The new research combines advanced imaging and particle-tracking techniques to describe for the first time in detail the route by way of the cervical lymph vessels in the neck through which half of dirty cerebrospinal fluid exits the brain. In addition to measuring the flow of cerebrospinal fluid, the researcher team was able to observe and record the pulsing of lymph vessels in the neck that helps draw cerebrospinal fluid out of the brain.
The researchers found that as the mice aged, the frequency of contractions decreased, and the valves failed. As a result, the speed of dirty cerebrospinal fluid flowing out of the brains of older mice was 63 % slower compared to young animals.
The known drug identified:
The team identified a drug, called prostaglandin F2α, a hormone-like, naturally occurring unique fatty acid derivative, that is commonly used in human and veterinary therapy to induce labor. (This API is highly potent to cause smooth muscle contraction.)

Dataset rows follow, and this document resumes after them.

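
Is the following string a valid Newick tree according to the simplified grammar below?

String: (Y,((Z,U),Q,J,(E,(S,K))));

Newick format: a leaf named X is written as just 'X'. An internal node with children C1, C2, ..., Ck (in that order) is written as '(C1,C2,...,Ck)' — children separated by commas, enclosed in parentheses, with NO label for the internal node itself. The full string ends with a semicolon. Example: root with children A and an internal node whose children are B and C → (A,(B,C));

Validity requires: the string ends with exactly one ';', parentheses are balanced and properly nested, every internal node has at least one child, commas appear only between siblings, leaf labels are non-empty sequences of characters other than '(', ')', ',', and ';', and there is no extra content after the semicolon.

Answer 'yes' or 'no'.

Input: (Y,((Z,U),Q,J,(E,(S,K))));
Paren balance: 5 '(' vs 5 ')' OK
Ends with single ';': True
Full parse: OK
Valid: True

Answer: yes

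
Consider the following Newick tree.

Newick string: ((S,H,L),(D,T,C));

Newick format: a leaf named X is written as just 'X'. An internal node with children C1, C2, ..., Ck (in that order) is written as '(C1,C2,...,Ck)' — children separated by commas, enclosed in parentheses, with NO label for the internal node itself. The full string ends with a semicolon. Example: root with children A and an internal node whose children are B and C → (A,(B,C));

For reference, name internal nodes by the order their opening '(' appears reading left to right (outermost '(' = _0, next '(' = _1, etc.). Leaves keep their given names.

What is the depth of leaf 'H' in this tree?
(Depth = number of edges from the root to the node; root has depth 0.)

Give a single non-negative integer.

Answer: 2

Derivation:
Newick: ((S,H,L),(D,T,C));
Naming internals by '(' encounter order: outermost '(' = _0, next = _1, ...
Query node: H
Path from root: _0 -> _1 -> H
Depth of H: 2 (number of edges from root)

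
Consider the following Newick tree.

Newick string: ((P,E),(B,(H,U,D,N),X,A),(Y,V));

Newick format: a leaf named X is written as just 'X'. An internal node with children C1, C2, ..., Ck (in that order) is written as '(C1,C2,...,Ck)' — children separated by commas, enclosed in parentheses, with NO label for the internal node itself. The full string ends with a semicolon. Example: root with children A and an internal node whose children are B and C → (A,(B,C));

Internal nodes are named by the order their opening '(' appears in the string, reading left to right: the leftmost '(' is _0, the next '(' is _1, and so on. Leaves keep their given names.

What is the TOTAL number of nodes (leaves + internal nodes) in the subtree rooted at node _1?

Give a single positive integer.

Answer: 3

Derivation:
Newick: ((P,E),(B,(H,U,D,N),X,A),(Y,V));
Locate _1: it is the '(' at position 1 (the 2nd '(' reading left to right).
Query: subtree rooted at _1
_1: subtree_size = 1 + 2
  P: subtree_size = 1 + 0
  E: subtree_size = 1 + 0
Total subtree size of _1: 3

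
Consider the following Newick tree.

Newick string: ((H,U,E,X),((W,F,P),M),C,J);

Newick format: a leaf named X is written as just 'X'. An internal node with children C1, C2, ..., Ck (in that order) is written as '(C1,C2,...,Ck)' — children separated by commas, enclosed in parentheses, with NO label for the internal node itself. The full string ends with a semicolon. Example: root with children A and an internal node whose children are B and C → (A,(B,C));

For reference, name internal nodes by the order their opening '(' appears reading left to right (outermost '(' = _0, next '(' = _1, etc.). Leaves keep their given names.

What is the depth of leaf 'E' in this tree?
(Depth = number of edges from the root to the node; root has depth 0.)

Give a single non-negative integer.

Newick: ((H,U,E,X),((W,F,P),M),C,J);
Naming internals by '(' encounter order: outermost '(' = _0, next = _1, ...
Query node: E
Path from root: _0 -> _1 -> E
Depth of E: 2 (number of edges from root)

Answer: 2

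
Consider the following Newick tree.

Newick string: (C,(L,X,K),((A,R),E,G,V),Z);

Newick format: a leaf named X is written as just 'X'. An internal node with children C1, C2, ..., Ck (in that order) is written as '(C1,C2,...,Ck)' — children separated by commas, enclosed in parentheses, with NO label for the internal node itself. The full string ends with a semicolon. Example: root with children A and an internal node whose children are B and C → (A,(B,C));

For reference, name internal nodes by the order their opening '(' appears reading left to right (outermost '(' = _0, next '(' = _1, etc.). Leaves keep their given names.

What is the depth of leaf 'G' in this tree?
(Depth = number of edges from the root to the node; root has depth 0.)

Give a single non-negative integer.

Newick: (C,(L,X,K),((A,R),E,G,V),Z);
Naming internals by '(' encounter order: outermost '(' = _0, next = _1, ...
Query node: G
Path from root: _0 -> _2 -> G
Depth of G: 2 (number of edges from root)

Answer: 2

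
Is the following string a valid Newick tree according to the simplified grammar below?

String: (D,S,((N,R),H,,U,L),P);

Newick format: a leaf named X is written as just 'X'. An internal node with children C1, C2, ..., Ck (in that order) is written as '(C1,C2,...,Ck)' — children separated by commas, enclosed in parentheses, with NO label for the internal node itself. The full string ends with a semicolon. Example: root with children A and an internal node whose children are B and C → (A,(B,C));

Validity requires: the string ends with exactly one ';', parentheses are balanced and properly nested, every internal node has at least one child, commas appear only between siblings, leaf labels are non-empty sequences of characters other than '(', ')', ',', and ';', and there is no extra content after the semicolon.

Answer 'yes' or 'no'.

Input: (D,S,((N,R),H,,U,L),P);
Paren balance: 3 '(' vs 3 ')' OK
Ends with single ';': True
Full parse: FAILS (empty leaf label at pos 14)
Valid: False

Answer: no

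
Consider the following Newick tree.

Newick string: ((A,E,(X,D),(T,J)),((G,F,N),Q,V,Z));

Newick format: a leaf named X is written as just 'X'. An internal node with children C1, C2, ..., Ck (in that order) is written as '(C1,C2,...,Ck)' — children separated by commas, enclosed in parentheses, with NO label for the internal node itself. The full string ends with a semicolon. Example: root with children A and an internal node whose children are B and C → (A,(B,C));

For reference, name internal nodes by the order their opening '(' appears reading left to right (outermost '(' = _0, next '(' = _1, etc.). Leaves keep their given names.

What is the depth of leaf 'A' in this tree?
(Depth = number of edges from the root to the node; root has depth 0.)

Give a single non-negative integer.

Answer: 2

Derivation:
Newick: ((A,E,(X,D),(T,J)),((G,F,N),Q,V,Z));
Naming internals by '(' encounter order: outermost '(' = _0, next = _1, ...
Query node: A
Path from root: _0 -> _1 -> A
Depth of A: 2 (number of edges from root)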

The lymphangions of the brain are lined with smooth muscle cells, and when the researchers applied prostaglandin F2α to the cervical lymph vessels in older mice, the frequency of contractions and the flow of dirty cerebrospinal fluid from the brain both increased, returning to a level of efficiency typical in young mice.
The results of this new observation, perhaps combined with other interventions, could serve the basis for future therapies for the age-related neurological diseases.

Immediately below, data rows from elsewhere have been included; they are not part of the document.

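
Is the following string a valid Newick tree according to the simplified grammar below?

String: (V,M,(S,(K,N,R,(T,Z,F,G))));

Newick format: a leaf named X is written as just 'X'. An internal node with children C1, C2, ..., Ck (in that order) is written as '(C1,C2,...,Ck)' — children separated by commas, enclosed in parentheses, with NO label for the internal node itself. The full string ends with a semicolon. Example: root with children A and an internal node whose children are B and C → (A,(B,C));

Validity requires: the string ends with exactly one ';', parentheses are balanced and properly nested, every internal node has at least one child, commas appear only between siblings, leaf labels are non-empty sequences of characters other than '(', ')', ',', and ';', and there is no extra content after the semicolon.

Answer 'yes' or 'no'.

Input: (V,M,(S,(K,N,R,(T,Z,F,G))));
Paren balance: 4 '(' vs 4 ')' OK
Ends with single ';': True
Full parse: OK
Valid: True

Answer: yes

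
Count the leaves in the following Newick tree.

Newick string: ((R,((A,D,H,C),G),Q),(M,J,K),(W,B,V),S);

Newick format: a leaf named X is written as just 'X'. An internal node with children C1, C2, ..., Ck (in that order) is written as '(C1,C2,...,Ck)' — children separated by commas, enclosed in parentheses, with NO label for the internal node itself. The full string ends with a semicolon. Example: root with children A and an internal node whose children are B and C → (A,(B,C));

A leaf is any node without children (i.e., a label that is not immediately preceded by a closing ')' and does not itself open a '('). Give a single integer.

Answer: 14

Derivation:
Newick: ((R,((A,D,H,C),G),Q),(M,J,K),(W,B,V),S);
Scan left-to-right; a leaf is any maximal label run not followed by '(':
  pos 2: leaf 'R' → count = 1
  pos 6: leaf 'A' → count = 2
  pos 8: leaf 'D' → count = 3
  pos 10: leaf 'H' → count = 4
  pos 12: leaf 'C' → count = 5
  pos 15: leaf 'G' → count = 6
  pos 18: leaf 'Q' → count = 7
  pos 22: leaf 'M' → count = 8
  pos 24: leaf 'J' → count = 9
  pos 26: leaf 'K' → count = 10
  pos 30: leaf 'W' → count = 11
  pos 32: leaf 'B' → count = 12
  pos 34: leaf 'V' → count = 13
  pos 37: leaf 'S' → count = 14
Total leaves: 14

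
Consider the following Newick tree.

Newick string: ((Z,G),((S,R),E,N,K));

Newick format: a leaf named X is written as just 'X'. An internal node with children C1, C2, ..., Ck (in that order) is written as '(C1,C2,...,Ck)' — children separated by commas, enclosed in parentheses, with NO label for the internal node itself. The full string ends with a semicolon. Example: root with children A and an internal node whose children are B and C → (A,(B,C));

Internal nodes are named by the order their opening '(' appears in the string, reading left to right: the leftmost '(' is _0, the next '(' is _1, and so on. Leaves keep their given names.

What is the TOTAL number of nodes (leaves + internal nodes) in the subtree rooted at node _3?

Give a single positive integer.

Answer: 3

Derivation:
Newick: ((Z,G),((S,R),E,N,K));
Locate _3: it is the '(' at position 8 (the 4th '(' reading left to right).
Query: subtree rooted at _3
_3: subtree_size = 1 + 2
  S: subtree_size = 1 + 0
  R: subtree_size = 1 + 0
Total subtree size of _3: 3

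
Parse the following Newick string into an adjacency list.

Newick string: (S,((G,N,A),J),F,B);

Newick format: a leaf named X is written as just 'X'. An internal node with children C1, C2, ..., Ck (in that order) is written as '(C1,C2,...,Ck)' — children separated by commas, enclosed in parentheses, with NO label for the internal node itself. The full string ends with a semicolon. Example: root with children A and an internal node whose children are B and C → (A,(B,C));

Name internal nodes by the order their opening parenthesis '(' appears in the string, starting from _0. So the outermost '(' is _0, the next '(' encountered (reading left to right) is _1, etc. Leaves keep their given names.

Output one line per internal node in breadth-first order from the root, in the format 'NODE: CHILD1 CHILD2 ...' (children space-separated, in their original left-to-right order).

Answer: _0: S _1 F B
_1: _2 J
_2: G N A

Derivation:
Input: (S,((G,N,A),J),F,B);
Scanning left-to-right, naming '(' by encounter order:
  pos 0: '(' -> open internal node _0 (depth 1)
  pos 3: '(' -> open internal node _1 (depth 2)
  pos 4: '(' -> open internal node _2 (depth 3)
  pos 10: ')' -> close internal node _2 (now at depth 2)
  pos 13: ')' -> close internal node _1 (now at depth 1)
  pos 18: ')' -> close internal node _0 (now at depth 0)
Total internal nodes: 3
BFS adjacency from root:
  _0: S _1 F B
  _1: _2 J
  _2: G N A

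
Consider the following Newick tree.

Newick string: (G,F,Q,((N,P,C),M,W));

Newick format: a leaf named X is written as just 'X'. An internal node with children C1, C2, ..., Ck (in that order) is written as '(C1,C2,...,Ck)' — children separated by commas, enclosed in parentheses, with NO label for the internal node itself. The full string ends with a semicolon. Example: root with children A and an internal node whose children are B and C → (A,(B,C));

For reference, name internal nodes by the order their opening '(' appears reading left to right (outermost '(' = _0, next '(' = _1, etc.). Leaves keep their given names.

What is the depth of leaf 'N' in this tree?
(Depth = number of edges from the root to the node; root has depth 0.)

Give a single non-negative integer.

Answer: 3

Derivation:
Newick: (G,F,Q,((N,P,C),M,W));
Naming internals by '(' encounter order: outermost '(' = _0, next = _1, ...
Query node: N
Path from root: _0 -> _1 -> _2 -> N
Depth of N: 3 (number of edges from root)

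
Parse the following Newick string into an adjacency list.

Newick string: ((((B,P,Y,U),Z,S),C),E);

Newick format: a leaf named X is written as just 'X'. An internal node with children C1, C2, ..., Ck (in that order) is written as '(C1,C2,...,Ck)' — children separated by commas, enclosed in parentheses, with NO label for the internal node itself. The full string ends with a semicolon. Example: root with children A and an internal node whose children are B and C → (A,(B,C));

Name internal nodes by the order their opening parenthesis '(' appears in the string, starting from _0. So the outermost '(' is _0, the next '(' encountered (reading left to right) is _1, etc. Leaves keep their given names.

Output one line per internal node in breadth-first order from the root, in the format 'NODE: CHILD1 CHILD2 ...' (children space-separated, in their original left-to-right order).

Input: ((((B,P,Y,U),Z,S),C),E);
Scanning left-to-right, naming '(' by encounter order:
  pos 0: '(' -> open internal node _0 (depth 1)
  pos 1: '(' -> open internal node _1 (depth 2)
  pos 2: '(' -> open internal node _2 (depth 3)
  pos 3: '(' -> open internal node _3 (depth 4)
  pos 11: ')' -> close internal node _3 (now at depth 3)
  pos 16: ')' -> close internal node _2 (now at depth 2)
  pos 19: ')' -> close internal node _1 (now at depth 1)
  pos 22: ')' -> close internal node _0 (now at depth 0)
Total internal nodes: 4
BFS adjacency from root:
  _0: _1 E
  _1: _2 C
  _2: _3 Z S
  _3: B P Y U

Answer: _0: _1 E
_1: _2 C
_2: _3 Z S
_3: B P Y U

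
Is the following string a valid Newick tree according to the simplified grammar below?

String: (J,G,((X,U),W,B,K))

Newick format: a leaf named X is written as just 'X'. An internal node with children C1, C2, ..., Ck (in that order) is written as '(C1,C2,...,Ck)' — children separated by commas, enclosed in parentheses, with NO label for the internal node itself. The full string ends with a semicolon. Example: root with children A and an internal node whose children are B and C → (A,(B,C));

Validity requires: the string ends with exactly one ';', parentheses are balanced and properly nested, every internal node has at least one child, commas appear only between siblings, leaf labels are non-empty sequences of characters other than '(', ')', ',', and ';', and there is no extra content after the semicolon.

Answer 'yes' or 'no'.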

Prostaglandin F2α and Cyclodextrins:
Cyclodextrin researchers are familiar with the interaction between cyclodextrins and prostaglandins. It has long been known that parent alpha-, beta- and gamma-cyclodextrins as well s CD-derivatives can be used to stabilize, solubilize these lipophilic, sensitive fatty acid derivatives of high physiological potency.

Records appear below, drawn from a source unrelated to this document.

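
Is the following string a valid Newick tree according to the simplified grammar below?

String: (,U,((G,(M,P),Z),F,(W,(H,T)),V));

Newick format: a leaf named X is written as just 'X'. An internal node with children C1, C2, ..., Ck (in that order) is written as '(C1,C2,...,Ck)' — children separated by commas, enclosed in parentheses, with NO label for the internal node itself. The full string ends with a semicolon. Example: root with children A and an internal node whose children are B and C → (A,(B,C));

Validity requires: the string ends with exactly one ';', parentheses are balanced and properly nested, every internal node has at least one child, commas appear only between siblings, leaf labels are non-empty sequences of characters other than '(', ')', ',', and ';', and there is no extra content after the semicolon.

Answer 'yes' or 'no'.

Input: (,U,((G,(M,P),Z),F,(W,(H,T)),V));
Paren balance: 6 '(' vs 6 ')' OK
Ends with single ';': True
Full parse: FAILS (empty leaf label at pos 1)
Valid: False

Answer: no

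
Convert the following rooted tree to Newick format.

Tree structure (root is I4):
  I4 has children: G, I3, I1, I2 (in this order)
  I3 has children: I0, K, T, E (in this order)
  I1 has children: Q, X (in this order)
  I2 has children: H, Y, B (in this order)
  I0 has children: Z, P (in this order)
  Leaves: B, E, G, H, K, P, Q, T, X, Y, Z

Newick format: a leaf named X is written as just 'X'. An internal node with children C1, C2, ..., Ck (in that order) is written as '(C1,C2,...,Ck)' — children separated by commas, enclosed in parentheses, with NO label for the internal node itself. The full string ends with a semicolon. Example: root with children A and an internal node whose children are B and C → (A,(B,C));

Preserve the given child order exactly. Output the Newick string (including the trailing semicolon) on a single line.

internal I4 with children ['G', 'I3', 'I1', 'I2']
  leaf 'G' → 'G'
  internal I3 with children ['I0', 'K', 'T', 'E']
    internal I0 with children ['Z', 'P']
      leaf 'Z' → 'Z'
      leaf 'P' → 'P'
    → '(Z,P)'
    leaf 'K' → 'K'
    leaf 'T' → 'T'
    leaf 'E' → 'E'
  → '((Z,P),K,T,E)'
  internal I1 with children ['Q', 'X']
    leaf 'Q' → 'Q'
    leaf 'X' → 'X'
  → '(Q,X)'
  internal I2 with children ['H', 'Y', 'B']
    leaf 'H' → 'H'
    leaf 'Y' → 'Y'
    leaf 'B' → 'B'
  → '(H,Y,B)'
→ '(G,((Z,P),K,T,E),(Q,X),(H,Y,B))'
Final: (G,((Z,P),K,T,E),(Q,X),(H,Y,B));

Answer: (G,((Z,P),K,T,E),(Q,X),(H,Y,B));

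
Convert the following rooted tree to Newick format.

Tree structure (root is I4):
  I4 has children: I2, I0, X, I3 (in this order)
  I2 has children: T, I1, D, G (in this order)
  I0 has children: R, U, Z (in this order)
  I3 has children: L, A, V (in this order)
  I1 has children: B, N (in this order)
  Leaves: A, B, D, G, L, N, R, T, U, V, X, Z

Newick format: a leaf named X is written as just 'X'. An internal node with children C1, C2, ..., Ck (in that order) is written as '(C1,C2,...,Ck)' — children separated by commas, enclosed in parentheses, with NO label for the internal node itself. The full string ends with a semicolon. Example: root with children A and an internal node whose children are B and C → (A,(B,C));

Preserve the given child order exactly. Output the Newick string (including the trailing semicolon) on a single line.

Answer: ((T,(B,N),D,G),(R,U,Z),X,(L,A,V));

Derivation:
internal I4 with children ['I2', 'I0', 'X', 'I3']
  internal I2 with children ['T', 'I1', 'D', 'G']
    leaf 'T' → 'T'
    internal I1 with children ['B', 'N']
      leaf 'B' → 'B'
      leaf 'N' → 'N'
    → '(B,N)'
    leaf 'D' → 'D'
    leaf 'G' → 'G'
  → '(T,(B,N),D,G)'
  internal I0 with children ['R', 'U', 'Z']
    leaf 'R' → 'R'
    leaf 'U' → 'U'
    leaf 'Z' → 'Z'
  → '(R,U,Z)'
  leaf 'X' → 'X'
  internal I3 with children ['L', 'A', 'V']
    leaf 'L' → 'L'
    leaf 'A' → 'A'
    leaf 'V' → 'V'
  → '(L,A,V)'
→ '((T,(B,N),D,G),(R,U,Z),X,(L,A,V))'
Final: ((T,(B,N),D,G),(R,U,Z),X,(L,A,V));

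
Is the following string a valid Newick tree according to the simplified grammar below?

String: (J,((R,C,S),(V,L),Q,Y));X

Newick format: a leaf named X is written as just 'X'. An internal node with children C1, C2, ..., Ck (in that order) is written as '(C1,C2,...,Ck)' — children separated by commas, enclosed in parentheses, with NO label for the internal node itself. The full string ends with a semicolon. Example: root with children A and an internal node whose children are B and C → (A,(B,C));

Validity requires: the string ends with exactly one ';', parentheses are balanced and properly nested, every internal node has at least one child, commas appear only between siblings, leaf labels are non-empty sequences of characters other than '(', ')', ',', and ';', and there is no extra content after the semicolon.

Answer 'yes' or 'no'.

Input: (J,((R,C,S),(V,L),Q,Y));X
Paren balance: 4 '(' vs 4 ')' OK
Ends with single ';': False
Full parse: FAILS (must end with ;)
Valid: False

Answer: no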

It is also noteworthy that there are some approved and marketed cyclodextrin-based prostaglandins. ( for example PGE1 with alpha-CD as Prostavasin and PGE2 with beta-CD as Prostarmon are marketed) Interestingly, prostaglandin F2α was not developed on cyclodextrin excipient basis, though Professor Uekama’s team published on gamma-CD complexes of prostaglandin F2α. They found that solid complex of prostaglandin F2α (dinoprost) with gamma-cyclodextrin formed in a molar ratio of 1:1 The mode of interaction in the solid state was also studied by using powder X-ray diffractometry, thermal analysis, and carbon-13 cross polarization/magic angle spinning nuclear magnetic resonance solid state NMR. The X-ray and NMR data suggested that prostaglandin F2α is included in the cylindrical channels formed by coaxial alignment of gamma-cyclodextrin molecules to give a channel type structure. Dissolution and thermal behavior of the prostaglandin F2α -gamma-cyclodextrin complex were examined and compared with the drug itself. It was concluded that the gamma-cyclodextrin complex may have great utility as a rapidly dissolving form of prostaglandin F2α with improved thermal stability. (3)
Therefore, some cyclodextrin-enabled, highly water-soluble prostaglandin F2α formulations could be considered in this respect as a possible therapeutic approach for neurodegenerative disorders.
References
1. Du, T., Raghunandan, A., Mestre, H. et al. Restoration of cervical lymphatic vessel function in aging rescues cerebrospinal fluid drainage. Nat Aging (2024). https://doi.org/10.1038/s43587-024-00691-3Nature
2. Hablitz, L. and Nedergaard,M. The glymphhatic system : A Novel Component of Fundamental Neurobiology J. Neurosci. 2021 Sept. 15. v41. 37.m 7698-7711.
3. K Uekama, F Hirayama, A Fujise, M Otagiri, K Inaba, H Saitô. Inclusion complexation of prostaglandin F2 alpha with gamma-cyclodextrin in solution and solid phases a Prostglandin J Pharm Sci 1984 Mar;73(3):382-4. doi: 10.1002/jps.2600730323.